The history of investing concerning the term ‘Value’ is subjective as it lost its statistical roots and acquired its current narrow fundamental definition. The divergence between different definitions of ‘Value’ is the reason why a generation of economists has missed the big picture failing to understand market behavior and consequently basing their models on incorrect assumptions. A wrong assumption could have been ignored if it was just any model. But, if the model forms the basis of Modern Portfolio Theory, the assumption cannot be ignored. Could Markowitz’s assumption be the reason his efficient portfolio does not work?

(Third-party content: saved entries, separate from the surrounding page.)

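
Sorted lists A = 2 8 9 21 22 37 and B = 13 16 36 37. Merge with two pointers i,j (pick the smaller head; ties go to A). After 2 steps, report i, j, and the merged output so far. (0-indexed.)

i=0 j=0: A[i]=2<=B[j]=13 take 2, i++
i=1 j=0: A[i]=8<=B[j]=13 take 8, i++

i=2, j=0, merged so far=[2, 8]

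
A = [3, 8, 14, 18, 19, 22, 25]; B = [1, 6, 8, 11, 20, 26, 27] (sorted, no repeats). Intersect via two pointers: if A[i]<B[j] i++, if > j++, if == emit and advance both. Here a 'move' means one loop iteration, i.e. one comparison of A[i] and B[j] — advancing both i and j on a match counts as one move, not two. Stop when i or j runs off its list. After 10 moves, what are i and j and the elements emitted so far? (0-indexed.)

i=0 j=0: 3>1, j++
i=0 j=1: 3<6, i++
i=1 j=1: 8>6, j++
i=1 j=2: 8==8 emit, i++,j++
i=2 j=3: 14>11, j++
i=2 j=4: 14<20, i++
i=3 j=4: 18<20, i++
i=4 j=4: 19<20, i++
i=5 j=4: 22>20, j++
i=5 j=5: 22<26, i++

i=6, j=5, emitted=[8]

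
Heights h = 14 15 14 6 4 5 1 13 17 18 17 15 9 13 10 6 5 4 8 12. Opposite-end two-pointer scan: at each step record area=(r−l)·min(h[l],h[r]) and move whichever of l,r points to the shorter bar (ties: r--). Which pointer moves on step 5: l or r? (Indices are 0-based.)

r

[0,19] min(14,12)*19=228 best=228 * → r--
[0,18] min(14,8)*18=144 best=228 → r--
[0,17] min(14,4)*17=68 best=228 → r--
[0,16] min(14,5)*16=80 best=228 → r--
[0,15] min(14,6)*15=90 best=228 → r--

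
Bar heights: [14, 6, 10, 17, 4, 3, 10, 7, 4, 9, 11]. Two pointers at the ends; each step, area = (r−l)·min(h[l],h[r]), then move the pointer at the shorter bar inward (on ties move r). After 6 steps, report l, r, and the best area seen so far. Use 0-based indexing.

l=0, r=4, best area=110

[0,10] min(14,11)*10=110 best=110 * → r--
[0,9] min(14,9)*9=81 best=110 → r--
[0,8] min(14,4)*8=32 best=110 → r--
[0,7] min(14,7)*7=49 best=110 → r--
[0,6] min(14,10)*6=60 best=110 → r--
[0,5] min(14,3)*5=15 best=110 → r--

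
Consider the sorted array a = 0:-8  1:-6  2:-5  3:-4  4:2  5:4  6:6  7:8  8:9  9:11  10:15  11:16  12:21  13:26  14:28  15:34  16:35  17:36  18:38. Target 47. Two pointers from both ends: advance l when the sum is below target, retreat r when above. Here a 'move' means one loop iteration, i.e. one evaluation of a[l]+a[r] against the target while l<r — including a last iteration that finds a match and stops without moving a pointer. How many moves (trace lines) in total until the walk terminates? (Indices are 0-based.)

l=0 r=18: -8+38=30 <47, l++
l=1 r=18: -6+38=32 <47, l++
l=2 r=18: -5+38=33 <47, l++
l=3 r=18: -4+38=34 <47, l++
l=4 r=18: 2+38=40 <47, l++
l=5 r=18: 4+38=42 <47, l++
l=6 r=18: 6+38=44 <47, l++
l=7 r=18: 8+38=46 <47, l++
l=8 r=18: 9+38=47, found

9 moves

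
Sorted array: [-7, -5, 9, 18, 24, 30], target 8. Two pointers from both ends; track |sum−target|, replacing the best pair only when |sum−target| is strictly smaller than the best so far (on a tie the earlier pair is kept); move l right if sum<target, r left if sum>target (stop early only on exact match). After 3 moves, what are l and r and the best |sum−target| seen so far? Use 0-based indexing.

l=0, r=2, best |Δ|=3

[0,5] -7+30=23 d=15 * → r--
[0,4] -7+24=17 d=9 * → r--
[0,3] -7+18=11 d=3 * → r--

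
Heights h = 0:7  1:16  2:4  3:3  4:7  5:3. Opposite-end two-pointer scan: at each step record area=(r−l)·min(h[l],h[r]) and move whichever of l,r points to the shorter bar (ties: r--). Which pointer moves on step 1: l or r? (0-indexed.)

l=0 r=5: min(7,3)*5=15 best=15 *, r--

r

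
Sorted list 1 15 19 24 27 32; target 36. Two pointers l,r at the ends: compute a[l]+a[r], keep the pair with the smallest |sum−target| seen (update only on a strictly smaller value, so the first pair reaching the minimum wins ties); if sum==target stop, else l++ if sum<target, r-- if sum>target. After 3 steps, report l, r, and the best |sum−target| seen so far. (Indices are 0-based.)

[0,5] 1+32=33 d=3 * → l++
[1,5] 15+32=47 d=11 → r--
[1,4] 15+27=42 d=6 → r--

l=1, r=3, best |Δ|=3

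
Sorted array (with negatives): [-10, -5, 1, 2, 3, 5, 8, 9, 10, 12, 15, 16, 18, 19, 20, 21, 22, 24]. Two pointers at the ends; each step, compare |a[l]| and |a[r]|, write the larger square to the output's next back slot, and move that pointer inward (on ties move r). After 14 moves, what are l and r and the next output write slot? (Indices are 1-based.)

l=2, r=5, next write slot=4

l=1 r=18: |-10|<=|24| out[18]=576, r--
l=1 r=17: |-10|<=|22| out[17]=484, r--
l=1 r=16: |-10|<=|21| out[16]=441, r--
l=1 r=15: |-10|<=|20| out[15]=400, r--
l=1 r=14: |-10|<=|19| out[14]=361, r--
l=1 r=13: |-10|<=|18| out[13]=324, r--
l=1 r=12: |-10|<=|16| out[12]=256, r--
l=1 r=11: |-10|<=|15| out[11]=225, r--
l=1 r=10: |-10|<=|12| out[10]=144, r--
l=1 r=9: |-10|<=|10| out[9]=100, r--
l=1 r=8: |-10|>|9| out[8]=100, l++
l=2 r=8: |-5|<=|9| out[7]=81, r--
l=2 r=7: |-5|<=|8| out[6]=64, r--
l=2 r=6: |-5|<=|5| out[5]=25, r--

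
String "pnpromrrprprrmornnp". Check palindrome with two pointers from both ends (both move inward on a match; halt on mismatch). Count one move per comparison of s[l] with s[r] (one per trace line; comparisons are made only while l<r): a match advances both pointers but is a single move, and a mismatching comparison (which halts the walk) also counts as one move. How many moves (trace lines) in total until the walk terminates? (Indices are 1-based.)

l=1 r=19: 'p'=='p', l++,r--
l=2 r=18: 'n'=='n', l++,r--
l=3 r=17: 'p'!='n', stop

3 moves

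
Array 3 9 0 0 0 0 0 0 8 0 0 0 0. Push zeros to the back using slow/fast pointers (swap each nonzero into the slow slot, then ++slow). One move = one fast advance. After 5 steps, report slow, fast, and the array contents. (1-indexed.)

slow=3, fast=6, a=[3, 9, 0, 0, 0, 0, 0, 0, 8, 0, 0, 0, 0]

(s=1,f=1) a[fast]=3≠0 swap→a[1]=3 → slow++,fast++
(s=2,f=2) a[fast]=9≠0 swap→a[2]=9 → slow++,fast++
(s=3,f=3) a[fast]=0 → fast++
(s=3,f=4) a[fast]=0 → fast++
(s=3,f=5) a[fast]=0 → fast++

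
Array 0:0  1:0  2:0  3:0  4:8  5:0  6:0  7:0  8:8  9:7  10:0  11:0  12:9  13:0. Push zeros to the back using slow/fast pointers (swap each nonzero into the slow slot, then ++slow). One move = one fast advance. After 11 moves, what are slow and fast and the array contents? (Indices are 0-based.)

slow=3, fast=11, a=[8, 8, 7, 0, 0, 0, 0, 0, 0, 0, 0, 0, 9, 0]

slow=0 fast=0: a[fast]=0, fast++
slow=0 fast=1: a[fast]=0, fast++
slow=0 fast=2: a[fast]=0, fast++
slow=0 fast=3: a[fast]=0, fast++
slow=0 fast=4: a[fast]=8≠0 swap→a[0]=8, slow++,fast++
slow=1 fast=5: a[fast]=0, fast++
slow=1 fast=6: a[fast]=0, fast++
slow=1 fast=7: a[fast]=0, fast++
slow=1 fast=8: a[fast]=8≠0 swap→a[1]=8, slow++,fast++
slow=2 fast=9: a[fast]=7≠0 swap→a[2]=7, slow++,fast++
slow=3 fast=10: a[fast]=0, fast++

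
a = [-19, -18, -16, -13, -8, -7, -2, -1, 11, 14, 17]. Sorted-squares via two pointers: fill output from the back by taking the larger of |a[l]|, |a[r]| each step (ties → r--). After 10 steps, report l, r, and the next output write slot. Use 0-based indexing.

l=7, r=7, next write slot=0

l=0 r=10: |-19|>|17| out[10]=361, l++
l=1 r=10: |-18|>|17| out[9]=324, l++
l=2 r=10: |-16|<=|17| out[8]=289, r--
l=2 r=9: |-16|>|14| out[7]=256, l++
l=3 r=9: |-13|<=|14| out[6]=196, r--
l=3 r=8: |-13|>|11| out[5]=169, l++
l=4 r=8: |-8|<=|11| out[4]=121, r--
l=4 r=7: |-8|>|-1| out[3]=64, l++
l=5 r=7: |-7|>|-1| out[2]=49, l++
l=6 r=7: |-2|>|-1| out[1]=4, l++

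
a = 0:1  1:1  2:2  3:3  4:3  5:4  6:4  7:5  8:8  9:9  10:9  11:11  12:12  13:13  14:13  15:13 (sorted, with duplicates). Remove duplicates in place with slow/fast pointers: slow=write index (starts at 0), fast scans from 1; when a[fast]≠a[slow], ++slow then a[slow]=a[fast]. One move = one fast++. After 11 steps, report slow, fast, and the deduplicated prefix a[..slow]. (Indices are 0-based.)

slow=7, fast=12, prefix=[1, 2, 3, 4, 5, 8, 9, 11]

slow=0 fast=1: a[fast]=1=a[slow] dup, fast++
slow=0 fast=2: a[fast]=2≠a[slow]=1 write a[1]=2, slow++,fast++
slow=1 fast=3: a[fast]=3≠a[slow]=2 write a[2]=3, slow++,fast++
slow=2 fast=4: a[fast]=3=a[slow] dup, fast++
slow=2 fast=5: a[fast]=4≠a[slow]=3 write a[3]=4, slow++,fast++
slow=3 fast=6: a[fast]=4=a[slow] dup, fast++
slow=3 fast=7: a[fast]=5≠a[slow]=4 write a[4]=5, slow++,fast++
slow=4 fast=8: a[fast]=8≠a[slow]=5 write a[5]=8, slow++,fast++
slow=5 fast=9: a[fast]=9≠a[slow]=8 write a[6]=9, slow++,fast++
slow=6 fast=10: a[fast]=9=a[slow] dup, fast++
slow=6 fast=11: a[fast]=11≠a[slow]=9 write a[7]=11, slow++,fast++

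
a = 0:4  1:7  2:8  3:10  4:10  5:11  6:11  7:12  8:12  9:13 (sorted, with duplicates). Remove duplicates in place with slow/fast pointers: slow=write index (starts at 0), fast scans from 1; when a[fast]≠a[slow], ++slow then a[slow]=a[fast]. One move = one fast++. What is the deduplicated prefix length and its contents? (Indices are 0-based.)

length 7; prefix = [4, 7, 8, 10, 11, 12, 13]

(s=0,f=1) a[fast]=7≠a[slow]=4 write a[1]=7 → slow++,fast++
(s=1,f=2) a[fast]=8≠a[slow]=7 write a[2]=8 → slow++,fast++
(s=2,f=3) a[fast]=10≠a[slow]=8 write a[3]=10 → slow++,fast++
(s=3,f=4) a[fast]=10=a[slow] dup → fast++
(s=3,f=5) a[fast]=11≠a[slow]=10 write a[4]=11 → slow++,fast++
(s=4,f=6) a[fast]=11=a[slow] dup → fast++
(s=4,f=7) a[fast]=12≠a[slow]=11 write a[5]=12 → slow++,fast++
(s=5,f=8) a[fast]=12=a[slow] dup → fast++
(s=5,f=9) a[fast]=13≠a[slow]=12 write a[6]=13 → slow++,fast++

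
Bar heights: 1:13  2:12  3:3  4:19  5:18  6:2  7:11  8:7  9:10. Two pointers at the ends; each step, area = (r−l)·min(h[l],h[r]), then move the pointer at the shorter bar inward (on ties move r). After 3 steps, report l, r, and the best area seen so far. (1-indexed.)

l=1, r=6, best area=80

[1,9] min(13,10)*8=80 best=80 * → r--
[1,8] min(13,7)*7=49 best=80 → r--
[1,7] min(13,11)*6=66 best=80 → r--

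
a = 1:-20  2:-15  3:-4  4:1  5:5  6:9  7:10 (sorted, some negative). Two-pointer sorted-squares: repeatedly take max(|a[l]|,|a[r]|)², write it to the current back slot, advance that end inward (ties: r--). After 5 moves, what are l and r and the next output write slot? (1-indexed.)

[1,7] |-20|>|10| out[7]=400 → l++
[2,7] |-15|>|10| out[6]=225 → l++
[3,7] |-4|<=|10| out[5]=100 → r--
[3,6] |-4|<=|9| out[4]=81 → r--
[3,5] |-4|<=|5| out[3]=25 → r--

l=3, r=4, next write slot=2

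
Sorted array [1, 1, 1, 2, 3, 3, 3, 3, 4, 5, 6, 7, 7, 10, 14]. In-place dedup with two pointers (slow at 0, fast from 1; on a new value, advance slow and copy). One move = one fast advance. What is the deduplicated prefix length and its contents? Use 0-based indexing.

(s=0,f=1) a[fast]=1=a[slow] dup → fast++
(s=0,f=2) a[fast]=1=a[slow] dup → fast++
(s=0,f=3) a[fast]=2≠a[slow]=1 write a[1]=2 → slow++,fast++
(s=1,f=4) a[fast]=3≠a[slow]=2 write a[2]=3 → slow++,fast++
(s=2,f=5) a[fast]=3=a[slow] dup → fast++
(s=2,f=6) a[fast]=3=a[slow] dup → fast++
(s=2,f=7) a[fast]=3=a[slow] dup → fast++
(s=2,f=8) a[fast]=4≠a[slow]=3 write a[3]=4 → slow++,fast++
(s=3,f=9) a[fast]=5≠a[slow]=4 write a[4]=5 → slow++,fast++
(s=4,f=10) a[fast]=6≠a[slow]=5 write a[5]=6 → slow++,fast++
(s=5,f=11) a[fast]=7≠a[slow]=6 write a[6]=7 → slow++,fast++
(s=6,f=12) a[fast]=7=a[slow] dup → fast++
(s=6,f=13) a[fast]=10≠a[slow]=7 write a[7]=10 → slow++,fast++
(s=7,f=14) a[fast]=14≠a[slow]=10 write a[8]=14 → slow++,fast++

length 9; prefix = [1, 2, 3, 4, 5, 6, 7, 10, 14]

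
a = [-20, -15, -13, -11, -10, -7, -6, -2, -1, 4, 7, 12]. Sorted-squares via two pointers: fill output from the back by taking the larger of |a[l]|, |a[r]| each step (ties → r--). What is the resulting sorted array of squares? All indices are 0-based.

[1, 4, 16, 36, 49, 49, 100, 121, 144, 169, 225, 400]

l=0 r=11: |-20|>|12| out[11]=400, l++
l=1 r=11: |-15|>|12| out[10]=225, l++
l=2 r=11: |-13|>|12| out[9]=169, l++
l=3 r=11: |-11|<=|12| out[8]=144, r--
l=3 r=10: |-11|>|7| out[7]=121, l++
l=4 r=10: |-10|>|7| out[6]=100, l++
l=5 r=10: |-7|<=|7| out[5]=49, r--
l=5 r=9: |-7|>|4| out[4]=49, l++
l=6 r=9: |-6|>|4| out[3]=36, l++
l=7 r=9: |-2|<=|4| out[2]=16, r--
l=7 r=8: |-2|>|-1| out[1]=4, l++
l=8 r=8: |-1|<=|-1| out[0]=1, r--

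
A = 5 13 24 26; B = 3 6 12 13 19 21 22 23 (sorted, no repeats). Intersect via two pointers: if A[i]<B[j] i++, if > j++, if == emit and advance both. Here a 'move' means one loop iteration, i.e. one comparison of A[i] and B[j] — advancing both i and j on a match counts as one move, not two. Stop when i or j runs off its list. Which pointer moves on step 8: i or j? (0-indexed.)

i=0 j=0: 5>3, j++
i=0 j=1: 5<6, i++
i=1 j=1: 13>6, j++
i=1 j=2: 13>12, j++
i=1 j=3: 13==13 emit, i++,j++
i=2 j=4: 24>19, j++
i=2 j=5: 24>21, j++
i=2 j=6: 24>22, j++

j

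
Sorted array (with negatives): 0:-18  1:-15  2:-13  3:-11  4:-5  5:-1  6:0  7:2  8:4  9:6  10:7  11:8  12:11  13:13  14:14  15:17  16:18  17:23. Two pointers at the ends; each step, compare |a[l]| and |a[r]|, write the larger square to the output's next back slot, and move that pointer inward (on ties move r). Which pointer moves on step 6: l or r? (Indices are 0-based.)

r

l=0 r=17: |-18|<=|23| out[17]=529, r--
l=0 r=16: |-18|<=|18| out[16]=324, r--
l=0 r=15: |-18|>|17| out[15]=324, l++
l=1 r=15: |-15|<=|17| out[14]=289, r--
l=1 r=14: |-15|>|14| out[13]=225, l++
l=2 r=14: |-13|<=|14| out[12]=196, r--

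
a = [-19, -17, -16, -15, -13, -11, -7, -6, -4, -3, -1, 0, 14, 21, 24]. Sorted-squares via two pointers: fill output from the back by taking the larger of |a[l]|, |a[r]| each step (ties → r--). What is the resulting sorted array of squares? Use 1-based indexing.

[0, 1, 9, 16, 36, 49, 121, 169, 196, 225, 256, 289, 361, 441, 576]

[1,15] |-19|<=|24| out[15]=576 → r--
[1,14] |-19|<=|21| out[14]=441 → r--
[1,13] |-19|>|14| out[13]=361 → l++
[2,13] |-17|>|14| out[12]=289 → l++
[3,13] |-16|>|14| out[11]=256 → l++
[4,13] |-15|>|14| out[10]=225 → l++
[5,13] |-13|<=|14| out[9]=196 → r--
[5,12] |-13|>|0| out[8]=169 → l++
[6,12] |-11|>|0| out[7]=121 → l++
[7,12] |-7|>|0| out[6]=49 → l++
[8,12] |-6|>|0| out[5]=36 → l++
[9,12] |-4|>|0| out[4]=16 → l++
[10,12] |-3|>|0| out[3]=9 → l++
[11,12] |-1|>|0| out[2]=1 → l++
[12,12] |0|<=|0| out[1]=0 → r--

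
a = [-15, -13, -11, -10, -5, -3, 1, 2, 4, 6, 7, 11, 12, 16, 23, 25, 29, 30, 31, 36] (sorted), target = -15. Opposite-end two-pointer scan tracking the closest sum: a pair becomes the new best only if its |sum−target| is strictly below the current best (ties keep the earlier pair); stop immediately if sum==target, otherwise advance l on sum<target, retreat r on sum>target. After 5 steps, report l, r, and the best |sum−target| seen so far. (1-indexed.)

[1,20] -15+36=21 d=36 * → r--
[1,19] -15+31=16 d=31 * → r--
[1,18] -15+30=15 d=30 * → r--
[1,17] -15+29=14 d=29 * → r--
[1,16] -15+25=10 d=25 * → r--

l=1, r=15, best |Δ|=25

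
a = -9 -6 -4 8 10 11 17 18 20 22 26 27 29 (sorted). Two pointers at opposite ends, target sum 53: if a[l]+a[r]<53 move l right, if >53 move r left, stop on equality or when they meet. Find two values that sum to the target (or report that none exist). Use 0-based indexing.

(26, 27)

[0,12] -9+29=20 <53 → l++
[1,12] -6+29=23 <53 → l++
[2,12] -4+29=25 <53 → l++
[3,12] 8+29=37 <53 → l++
[4,12] 10+29=39 <53 → l++
[5,12] 11+29=40 <53 → l++
[6,12] 17+29=46 <53 → l++
[7,12] 18+29=47 <53 → l++
[8,12] 20+29=49 <53 → l++
[9,12] 22+29=51 <53 → l++
[10,12] 26+29=55 >53 → r--
[10,11] 26+27=53 → found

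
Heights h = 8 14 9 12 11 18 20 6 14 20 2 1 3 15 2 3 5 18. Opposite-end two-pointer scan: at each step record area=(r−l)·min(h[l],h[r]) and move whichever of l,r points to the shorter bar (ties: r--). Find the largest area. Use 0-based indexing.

l=0 r=17: min(8,18)*17=136 best=136 *, l++
l=1 r=17: min(14,18)*16=224 best=224 *, l++
l=2 r=17: min(9,18)*15=135 best=224, l++
l=3 r=17: min(12,18)*14=168 best=224, l++
l=4 r=17: min(11,18)*13=143 best=224, l++
l=5 r=17: min(18,18)*12=216 best=224, r--
l=5 r=16: min(18,5)*11=55 best=224, r--
l=5 r=15: min(18,3)*10=30 best=224, r--
l=5 r=14: min(18,2)*9=18 best=224, r--
l=5 r=13: min(18,15)*8=120 best=224, r--
l=5 r=12: min(18,3)*7=21 best=224, r--
l=5 r=11: min(18,1)*6=6 best=224, r--
l=5 r=10: min(18,2)*5=10 best=224, r--
l=5 r=9: min(18,20)*4=72 best=224, l++
l=6 r=9: min(20,20)*3=60 best=224, r--
l=6 r=8: min(20,14)*2=28 best=224, r--
l=6 r=7: min(20,6)*1=6 best=224, r--

max area = 224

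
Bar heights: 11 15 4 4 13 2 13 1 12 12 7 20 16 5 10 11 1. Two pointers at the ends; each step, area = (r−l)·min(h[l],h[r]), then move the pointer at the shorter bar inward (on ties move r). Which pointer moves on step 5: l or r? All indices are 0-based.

[0,16] min(11,1)*16=16 best=16 * → r--
[0,15] min(11,11)*15=165 best=165 * → r--
[0,14] min(11,10)*14=140 best=165 → r--
[0,13] min(11,5)*13=65 best=165 → r--
[0,12] min(11,16)*12=132 best=165 → l++

l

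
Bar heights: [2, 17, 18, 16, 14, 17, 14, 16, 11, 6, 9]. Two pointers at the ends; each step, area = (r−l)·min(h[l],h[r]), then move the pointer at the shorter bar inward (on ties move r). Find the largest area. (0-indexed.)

l=0 r=10: min(2,9)*10=20 best=20 *, l++
l=1 r=10: min(17,9)*9=81 best=81 *, r--
l=1 r=9: min(17,6)*8=48 best=81, r--
l=1 r=8: min(17,11)*7=77 best=81, r--
l=1 r=7: min(17,16)*6=96 best=96 *, r--
l=1 r=6: min(17,14)*5=70 best=96, r--
l=1 r=5: min(17,17)*4=68 best=96, r--
l=1 r=4: min(17,14)*3=42 best=96, r--
l=1 r=3: min(17,16)*2=32 best=96, r--
l=1 r=2: min(17,18)*1=17 best=96, l++

max area = 96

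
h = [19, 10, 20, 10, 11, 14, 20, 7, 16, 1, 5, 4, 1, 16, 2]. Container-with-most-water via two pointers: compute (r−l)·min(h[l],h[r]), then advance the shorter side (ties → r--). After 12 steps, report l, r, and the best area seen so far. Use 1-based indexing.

l=3, r=5, best area=208

l=1 r=15: min(19,2)*14=28 best=28 *, r--
l=1 r=14: min(19,16)*13=208 best=208 *, r--
l=1 r=13: min(19,1)*12=12 best=208, r--
l=1 r=12: min(19,4)*11=44 best=208, r--
l=1 r=11: min(19,5)*10=50 best=208, r--
l=1 r=10: min(19,1)*9=9 best=208, r--
l=1 r=9: min(19,16)*8=128 best=208, r--
l=1 r=8: min(19,7)*7=49 best=208, r--
l=1 r=7: min(19,20)*6=114 best=208, l++
l=2 r=7: min(10,20)*5=50 best=208, l++
l=3 r=7: min(20,20)*4=80 best=208, r--
l=3 r=6: min(20,14)*3=42 best=208, r--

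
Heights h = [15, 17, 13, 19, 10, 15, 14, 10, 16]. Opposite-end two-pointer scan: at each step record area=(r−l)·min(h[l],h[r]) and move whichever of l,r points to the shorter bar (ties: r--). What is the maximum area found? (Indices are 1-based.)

max area = 120

[1,9] min(15,16)*8=120 best=120 * → l++
[2,9] min(17,16)*7=112 best=120 → r--
[2,8] min(17,10)*6=60 best=120 → r--
[2,7] min(17,14)*5=70 best=120 → r--
[2,6] min(17,15)*4=60 best=120 → r--
[2,5] min(17,10)*3=30 best=120 → r--
[2,4] min(17,19)*2=34 best=120 → l++
[3,4] min(13,19)*1=13 best=120 → l++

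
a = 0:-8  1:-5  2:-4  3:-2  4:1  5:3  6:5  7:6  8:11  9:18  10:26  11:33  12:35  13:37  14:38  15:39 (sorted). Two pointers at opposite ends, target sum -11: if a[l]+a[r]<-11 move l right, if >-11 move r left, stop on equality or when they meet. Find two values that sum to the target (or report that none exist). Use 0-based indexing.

l=0 r=15: -8+39=31 >-11, r--
l=0 r=14: -8+38=30 >-11, r--
l=0 r=13: -8+37=29 >-11, r--
l=0 r=12: -8+35=27 >-11, r--
l=0 r=11: -8+33=25 >-11, r--
l=0 r=10: -8+26=18 >-11, r--
l=0 r=9: -8+18=10 >-11, r--
l=0 r=8: -8+11=3 >-11, r--
l=0 r=7: -8+6=-2 >-11, r--
l=0 r=6: -8+5=-3 >-11, r--
l=0 r=5: -8+3=-5 >-11, r--
l=0 r=4: -8+1=-7 >-11, r--
l=0 r=3: -8+-2=-10 >-11, r--
l=0 r=2: -8+-4=-12 <-11, l++
l=1 r=2: -5+-4=-9 >-11, r--

no pair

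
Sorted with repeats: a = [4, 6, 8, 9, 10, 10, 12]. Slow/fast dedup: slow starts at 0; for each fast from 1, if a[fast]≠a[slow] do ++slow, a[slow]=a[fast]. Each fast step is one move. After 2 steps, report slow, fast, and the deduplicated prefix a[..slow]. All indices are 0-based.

slow=2, fast=3, prefix=[4, 6, 8]

(s=0,f=1) a[fast]=6≠a[slow]=4 write a[1]=6 → slow++,fast++
(s=1,f=2) a[fast]=8≠a[slow]=6 write a[2]=8 → slow++,fast++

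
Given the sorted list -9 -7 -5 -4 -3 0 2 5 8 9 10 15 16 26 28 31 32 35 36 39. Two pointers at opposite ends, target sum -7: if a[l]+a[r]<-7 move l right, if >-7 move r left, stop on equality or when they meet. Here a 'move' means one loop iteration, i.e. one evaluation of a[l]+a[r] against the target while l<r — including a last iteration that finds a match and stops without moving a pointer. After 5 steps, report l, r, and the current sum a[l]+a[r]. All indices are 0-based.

l=0 r=19: -9+39=30 >-7, r--
l=0 r=18: -9+36=27 >-7, r--
l=0 r=17: -9+35=26 >-7, r--
l=0 r=16: -9+32=23 >-7, r--
l=0 r=15: -9+31=22 >-7, r--

l=0, r=14, sum=19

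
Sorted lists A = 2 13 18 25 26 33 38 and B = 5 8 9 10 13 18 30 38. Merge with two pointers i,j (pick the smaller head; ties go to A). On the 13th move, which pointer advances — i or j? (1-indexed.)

i=1 j=1: A[i]=2<=B[j]=5 take 2, i++
i=2 j=1: A[i]=13>B[j]=5 take 5, j++
i=2 j=2: A[i]=13>B[j]=8 take 8, j++
i=2 j=3: A[i]=13>B[j]=9 take 9, j++
i=2 j=4: A[i]=13>B[j]=10 take 10, j++
i=2 j=5: A[i]=13<=B[j]=13 take 13, i++
i=3 j=5: A[i]=18>B[j]=13 take 13, j++
i=3 j=6: A[i]=18<=B[j]=18 take 18, i++
i=4 j=6: A[i]=25>B[j]=18 take 18, j++
i=4 j=7: A[i]=25<=B[j]=30 take 25, i++
i=5 j=7: A[i]=26<=B[j]=30 take 26, i++
i=6 j=7: A[i]=33>B[j]=30 take 30, j++
i=6 j=8: A[i]=33<=B[j]=38 take 33, i++

i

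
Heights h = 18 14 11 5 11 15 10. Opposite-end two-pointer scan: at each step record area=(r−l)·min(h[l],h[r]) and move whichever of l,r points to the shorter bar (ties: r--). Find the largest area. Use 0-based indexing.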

Apart from the good month assumption, historically, price behavior has been studied only as a single asset price series. Even great discoveries like reversion, diversion, duration, linear assumptions, random walk etc. have been studied and treated individually. As a result, group behavior was under researched leading to naïve assumptions. In 1990 Nobel Prize Winners Harry Markowitz wrote that good months would tend to be followed only by good months and bad months by bad months. Good months can be followed not only by good months but by bad months as well and this statement can only be understood if we consider ‘Value’ as a statistical idea before packaging it into its fundamental marketing box.
Bibliography
[1] Markowitz, H. M., Merton H. M., Sharpe W. F. The Sveriges Riksbank Prize in Economic Sciences in Memory of Alfred Nobel 1990.